I also think simple routines like this “I’m done” jar can indicate to students that we are in school to work. Have fun, make friends, create, and do work. I believe one of the contributing factors to the challenges I had with classroom management during my clinical practice was not providing enough opportunities for my quicker students to go above and be challenged. I also found I was writing “You can do better” as feedback for more than one student. Having high expectations from the start of the school year will hopefully make it so I don’t have to do that late in the year.

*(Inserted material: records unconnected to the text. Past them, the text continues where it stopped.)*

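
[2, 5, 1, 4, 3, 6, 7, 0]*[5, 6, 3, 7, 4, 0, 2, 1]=[3, 0, 6, 4, 7, 2, 1, 5]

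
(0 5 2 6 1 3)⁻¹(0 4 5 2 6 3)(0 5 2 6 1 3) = (0 5 4 2 6 1)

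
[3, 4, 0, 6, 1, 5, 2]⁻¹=[2, 4, 6, 0, 1, 5, 3]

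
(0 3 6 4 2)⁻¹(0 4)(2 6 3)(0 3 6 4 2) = (0 4 6)(2 3)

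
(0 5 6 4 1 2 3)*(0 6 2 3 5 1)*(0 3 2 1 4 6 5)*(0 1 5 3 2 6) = (0 4 2 1 6)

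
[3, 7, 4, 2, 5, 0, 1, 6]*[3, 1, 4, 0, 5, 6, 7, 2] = [0, 2, 5, 4, 6, 3, 1, 7]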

It will be imperative to be on the look out for any of my kiddos who need some extra help meeting those high expectations. Response to Intervention is a strategy for catching those kids who may fall behind and giving them the extra support they need to be as successful as their peers. It works as a three-step approach. The first step is general class instruction, which should be of a caliber that meets the needs of about 85% of the students. The second step is a bit of extra support for the 15% for whom the general instruction is not sufficient. That extra support generally manifests as more intensive small-group work, sometimes in-class, sometimes as a pull-out. My ELLs during my clinical practice had a specialist who came into our class and supported them as needed, but my math-focus students were briefly pulled out each morning to practice skills as a small group. The third step of RTI is the most intensive, individual interventions, including referrals to special educators.
An important point of RTI is the family involvement; the parents of students in my class who had intervention plans came in for a monthly meeting not just with my mentor teacher, but also with the resource teacher with whom their child also worked.
I hope to work in schools similar to the school I did my clinical practice in for the feeling of community it had. A number of resource teachers were in and out throughout the day, supporting their friends but also helping any student who may need it. Those extra eyes enrich the conversations about students who may be at risk, and when combined with assessments of the quality of work the student is turning in, or even of other early indicators like a regression of handwriting skills, I hope to be able to quickly intervene with any student who needs it.